To discover extraterrestrials riding free-floating planets, Romanovskaya proposes to search for certain technosignatures ─ electromagnetic emissions produced by extraterrestrial technologies on the free-floating planets and in their vicinity ─ and, in some cases, for matching signs of terraforming in a few planetary systems potentially indicating that one civilization riding free-floating planets could colonize them.
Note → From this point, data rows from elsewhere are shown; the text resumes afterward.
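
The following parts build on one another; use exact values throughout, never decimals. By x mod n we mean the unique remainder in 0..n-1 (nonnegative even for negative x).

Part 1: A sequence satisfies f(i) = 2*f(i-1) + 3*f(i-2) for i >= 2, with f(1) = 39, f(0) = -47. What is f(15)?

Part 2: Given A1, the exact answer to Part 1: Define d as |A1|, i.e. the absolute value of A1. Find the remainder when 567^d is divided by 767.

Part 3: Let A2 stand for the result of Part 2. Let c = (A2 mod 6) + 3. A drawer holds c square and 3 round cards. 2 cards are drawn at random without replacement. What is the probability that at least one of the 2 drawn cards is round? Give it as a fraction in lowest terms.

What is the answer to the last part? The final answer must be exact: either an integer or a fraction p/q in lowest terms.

Part 1: f(2) = 2*(39) + 3*(-47) = -63; iterating: f(2)=-63, f(3)=-9, f(4)=-207, f(5)=-441, f(6)=-1503, f(7)=-4329, f(8)=-13167, f(9)=-39321, f(10)=-118143, f(11)=-354249, f(12)=-1062927, f(13)=-3188601, f(14)=-9565983, f(15)=-28697769; answer -28697769
Part 2: A1 = -28697769; d = 28697769; squarings mod 767: 567^1=567, 567^2=116, 567^4=417, 567^8=547, 567^16=79, 567^32=105, 567^64=287, 567^128=300, 567^256=261, 567^512=625, 567^1024=222, 567^2048=196, 567^4096=66, 567^8192=521, 567^16384=690, 567^32768=560, 567^65536=664, 567^131072=638, 567^262144=534, 567^524288=599, 567^1048576=612, 567^2097152=248, 567^4194304=144, 567^8388608=27, 567^16777216=729; 567^28697769 = 567^1 * 567^8 * 567^32 * 567^128 * 567^1024 * 567^8192 * 567^16384 * 567^32768 * 567^65536 * 567^262144 * 567^1048576 * 567^2097152 * 567^8388608 * 567^16777216 = 125 (mod 767); answer 125
Part 3: A2 = 125; c = 8; total draws C(11,2) = 55; complement C(8,2) = 28; favorable 55 - 28 = 27; P = 27/55; answer 27/55

27/55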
If astronomers detect technosignatures produced on a free-floating planet without detecting the free-floating planet itself, they can misinterpret the origin of the technosignatures. For example, on August 15, 1977, astronomers detected the famous Wow! signal in the constellation Sagittarius. Forty-five years later, scientists continue hypothesizing why the signal was detected only once.
According to Romanovskaya, if extraterrestrials sent the Wow! signal from an undetected free-floating planet and the planet moved away from the line of observations, then the Wow! signal would not be detected along that line of observations again. Thus, astronomers should search for free-floating planets along the lines of observations of unusual and potentially artificial signals coming from space.
Romanovskaya proposes there may be a very small chance that over the last few billions of years, free-floating planets with extraterrestrial intelligent species may have travelled in our stellar neighborhood, and she discusses different ways to look for their artefacts in the Solar System and in the nearby planetary systems.
At present, somewhere in space, hundreds of light years away from Earth or closer than that, migrating intelligent biological species or post-biological beings with artificial intelligence may be riding free-floating planets and looking for a new home. Romanovskaya recommends that the search for such space travelers ─ the search for migrating extraterrestrial intelligence (SMETI) ─ should be part of our search for intelligent life in the Universe.
REFERENCE
Romanovskaya, I. (2022). Migrating extraterrestrial civilizations and interstellar colonization: Implications for SETI and SETA. International Journal of Astrobiology, 1-25. doi:10.1017/S1473550422000143
ABOUT THE AUTHOR
Irina Mullins writes under her maiden name, Irina K. Romanovskaya. She is a professor of physics and astronomy at Houston Community College System. She has a M.S. in Space Physics and Astronomy from Rice University, Houston, TX.